On his return to England, these were widely praised as important finds, and Leakey’s reputation rose. In response to some doubts, he invited geologist Percy Boswell to visit the sites during his next expedition (1934-1935) to Africa. Unfortunately, after Boswell arrived, inadequate documentation and bad luck showed Leakey could not reliably identify either site. The resulting Boswell report seriously damaged Leakey's scientific reputation. While in England in 1933, he met Mary Nicol, a scientific illustrator, and soon started an affair with her, although he had one young child and a pregnant wife. Mary joined him for his next expedition to Africa and returned home to live with him in 1935.
In 1936, his wife filed for divorce, and Leakey married Nicol late that year. The scandals destroyed his promising academic career at Cambridge. Without a steady job, he got a small income from speaking and writing, and in 1937 he returned to Africa to do a massive ethnological study of the Kikuyu tribe. During World War II, he did intelligence work while he and his wife continued to do archaeological work. In 1941 he was made an honorary curator of the Coryndon Museum (later the Kenya National Museum), and in 1945 he accepted a position as curator of the museum so that he could continue his paleontological and archaeological work in Kenya. Two years later, Leakey organized the first Pan-African Congress of Prehistory, which helped restore his reputation and introduced many scientists to the large amount of work that he had accomplished. He continued to excavate many sites during the 1950s, especially Olduvai Gorge in Tanganyika (now Tanzania).

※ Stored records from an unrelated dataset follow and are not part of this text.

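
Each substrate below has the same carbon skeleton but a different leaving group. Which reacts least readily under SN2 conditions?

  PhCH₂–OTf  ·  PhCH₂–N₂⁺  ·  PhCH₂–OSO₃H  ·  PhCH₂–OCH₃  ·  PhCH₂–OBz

PhCH₂–OCH₃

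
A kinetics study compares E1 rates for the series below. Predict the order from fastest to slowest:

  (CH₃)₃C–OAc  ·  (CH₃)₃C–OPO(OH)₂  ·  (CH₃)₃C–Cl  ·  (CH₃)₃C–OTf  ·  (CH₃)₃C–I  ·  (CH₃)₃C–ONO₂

(CH₃)₃C–OTf > (CH₃)₃C–I > (CH₃)₃C–Cl > (CH₃)₃C–ONO₂ > (CH₃)₃C–OPO(OH)₂ > (CH₃)₃C–OAc

Identical carbon frameworks mean the comparison reduces to leaving-group quality.
A good leaving group is a weak base: the lower the pKₐ of its conjugate acid, the more readily it departs.
(CH₃)₃C–OTf loses OTf⁻: pKₐ(CF₃SO₃H (triflic acid)) ≈ -14
(CH₃)₃C–I loses I⁻: pKₐ(HI) ≈ -10
(CH₃)₃C–Cl loses Cl⁻: pKₐ(HCl) ≈ -7
(CH₃)₃C–ONO₂ loses NO₃⁻: pKₐ(HNO₃) ≈ -1.3
(CH₃)₃C–OPO(OH)₂ loses H₂PO₄⁻: pKₐ(H₃PO₄) ≈ 2.1
(CH₃)₃C–OAc loses AcO⁻: pKₐ(CH₃COOH) ≈ 4.8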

Although the discovery of an important Miocene ape fossil in 1948 had given them some attention and led to more funding, money constraints always limited the amount of work they could do. Nevertheless, they continued to make significant discoveries. In 1959, Mary found their first significant hominid fossil, a robust skull with huge teeth. It was found in deposits that also contained stone tools, and Leakey typically inflated its importance by claiming it was a human ancestor and calling it Zinjanthropus boisei. To everyone else, it seemed markedly unhuman and most similar to robust australopithecines. Even so, it was a major find that gave them tremendous publicity.

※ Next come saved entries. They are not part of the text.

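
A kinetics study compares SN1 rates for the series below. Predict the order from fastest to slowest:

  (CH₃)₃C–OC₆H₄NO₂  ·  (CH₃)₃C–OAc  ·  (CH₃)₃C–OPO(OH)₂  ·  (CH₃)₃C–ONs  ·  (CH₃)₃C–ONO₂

(CH₃)₃C–ONs > (CH₃)₃C–ONO₂ > (CH₃)₃C–OPO(OH)₂ > (CH₃)₃C–OAc > (CH₃)₃C–OC₆H₄NO₂

The skeletons are identical, so relative rate is governed entirely by leaving-group ability.
A good leaving group is a weak base: the lower the pKₐ of its conjugate acid, the more readily it departs.
(CH₃)₃C–ONs loses ONs⁻: pKₐ(p-O₂NC₆H₄SO₃H) ≈ -3.5
(CH₃)₃C–ONO₂ loses NO₃⁻: pKₐ(HNO₃) ≈ -1.3
(CH₃)₃C–OPO(OH)₂ loses H₂PO₄⁻: pKₐ(H₃PO₄) ≈ 2.1
(CH₃)₃C–OAc loses AcO⁻: pKₐ(CH₃COOH) ≈ 4.8
(CH₃)₃C–OC₆H₄NO₂ loses p-O₂N–C₆H₄–O⁻: pKₐ(p-nitrophenol) ≈ 7.2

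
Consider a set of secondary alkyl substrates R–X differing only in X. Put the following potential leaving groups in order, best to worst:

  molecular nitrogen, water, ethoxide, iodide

Rank by basicity of the departing species: weakest base leaves most easily.
molecular nitrogen: no meaningful conjugate acid; N₂ departs as an exceptionally stable neutral molecule
iodide: pKₐ(HI) ≈ -10 — large, highly polarisable; very weak base
water: pKₐ(H₃O⁺) ≈ -1.7
ethoxide: pKₐ(CH₃CH₂OH) ≈ 16

molecular nitrogen > iodide > water > ethoxide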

The National Geographic magazine printed the first of many articles about the Leakeys and their finds. It gave a large amount of funding, which allowed the Leakeys to greatly increase the scope of their excavations at Olduvai. Within a few years, they had found many more hominid fossils, including some that were far more plausible human ancestors and toolmakers than Zinj. In 1964, Louis Leakey, Phillip Tobias, and John Napier named the new Homo habilis. Although originally controversial, habilis would eventually be widely accepted as a species. Through the 1950s, Leakey’s marriage suffered, but they stayed together because of their children.
In the 1960s, he initiated Jane Goodall's decades-long field study of chimpanzees in the wild and the similar projects of Dian Fossey (for gorillas) and Birute Galdikas (for orangutans). He was also involved with a primate research center, excavations in Ethiopia, and a search for ancient humans at Calico Hills in California. During this time, his health was rapidly failing, and Leakey collapsed and died in England in October 1972, aged 69. Few people have had more impact on studying human origins than the passionate, energetic, eccentric, and occasionally erratic Louis Leakey.
Leakey L.S.B. (1974): By the evidence: memoirs, 1932-1951. New York: Harcourt Brace Jovanovich.
Morell V. (1995): Ancestral passions: the Leakey family and the quest for humankind's beginnings. New York: Simon & Schuster.